His 2013 book, The View from Here, was described by Thomas Nagel in the London Review of Books as follows: "This interesting, careful and occasionally outrageous book explores the complex interaction and competition between the attitudes of affirmation and regret that are almost inevitable as we look back on our lives and celebrate or deplore the conditions and choices that have made us what we are – that underlie our successes and failures, and our personal attachments."

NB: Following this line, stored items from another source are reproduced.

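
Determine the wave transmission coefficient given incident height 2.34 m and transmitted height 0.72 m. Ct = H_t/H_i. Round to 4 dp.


Ct = H_t / H_i
Ct = 0.72 / 2.34
Ct = 0.3077

0.3077


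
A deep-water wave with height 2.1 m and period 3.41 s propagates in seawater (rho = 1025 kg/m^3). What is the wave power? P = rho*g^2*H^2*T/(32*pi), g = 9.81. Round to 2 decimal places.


P = rho * g^2 * H^2 * T / (32 * pi)
P = 1025 * 9.81^2 * 2.1^2 * 3.41 / (32 * pi)
P = 1025 * 96.2361 * 4.4100 * 3.41 / 100.53096
P = 14755.54 W/m

14755.54


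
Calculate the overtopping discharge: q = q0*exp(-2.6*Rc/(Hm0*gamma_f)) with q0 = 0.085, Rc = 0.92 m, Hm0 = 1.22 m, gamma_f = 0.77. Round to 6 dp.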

In 2019 he published The Moral Nexus, which defends a relational interpretation of the domain of interpersonal morality. In his review of the book, Rahul Kumar calls it "a major contribution to moral theory", writing that it "brilliantly explores, with nuance and in detail, the reasons embedded in ordinary moral thought that undergird the appeal of a relational interpretation of moral reasoning."

==Selected publications==

===Books===
- Responsibility and the Moral Sentiments (Cambridge, Mass.: Harvard University Press, 1994; paperback edition 1998).
- Normativity and the Will. Selected Essays on Moral Psychology and Practical Reason (Oxford: Clarendon Press, 2006).
- The View from Here: On Affirmation, Attachment, and the Limits of Regret (Oxford: Oxford University Press, 2013).
- The Moral Nexus (Princeton, New Jersey: Princeton University Press, 2019).

===Edited books===
- Ethical Issues in Social Science Research, co-edited with Tom Beauchamp, Ruth Faden, and Leroy Walters (Baltimore: Johns Hopkins University Press, 1982).
- Reason, Emotion and Will (Aldershot: Ashgate Publishing Company, 1999).
- The Practice of Value, by Joseph Raz, with commentaries by Christine Korsgaard, Robert Pippin, and Bernard Williams (Oxford: Clarendon Press, 2003).
- Reason and Value: Themes from the Moral Philosophy of Joseph Raz, co-edited with Philip Pettit, Samuel Scheffler, and Michael Smith (Oxford: Clarendon Press, 2004).

===Selected articles===
- "How to Argue about Practical Reason," Mind 99 (July 1990), pp. 355–385.
- "Reason and Responsibility," in Garrett Cullity and Berys Gaut, eds., Ethics and Practical Reason (Oxford: Clarendon Press, 1997), pp. 321–344.
- "Three Conceptions of Rational Agency," Ethical Theory and Moral Practice 2 (1999), pp. 217–242.
- "Addiction as Defect of the Will: Some Philosophical Reflections," Law and Philosophy 18 (1999), pp. 621–654.
- "Normativity, Commitment, and Instrumental Reason," Philosophers' Imprint 1, no. 3 (December 2001), URL = Normativity, Commitment, and Instrumental Reason
- "Promises and Practices Revisited," co-authored with Niko Kolodny, Philosophy and Public Affairs 31 (Spring 2003), pp. 119–154.
- "Practical Reason," The Stanford Encyclopedia of Philosophy, Edward N. Zalta (ed.), URL = The Stanford Encyclopedia of Philosophy
- "Explanation, Deliberation, and Reasons," Philosophy and Phenomenological Research 67 (2003), pp. 429–435.
- "The Rightness of Acts and the Goodness of Lives," in R. Jay Wallace, Philip Pettit, Samuel Scheffler, and Michael Smith, eds., Reason and Value: Themes from the Moral Philosophy of Joseph Raz (Oxford: Clarendon Press, 2004), pp. 385–411.
- "Moral Motivation", in James Dreier, ed., Contemporary Debates in Moral Theory (Oxford: Blackwell Publishing, 2005).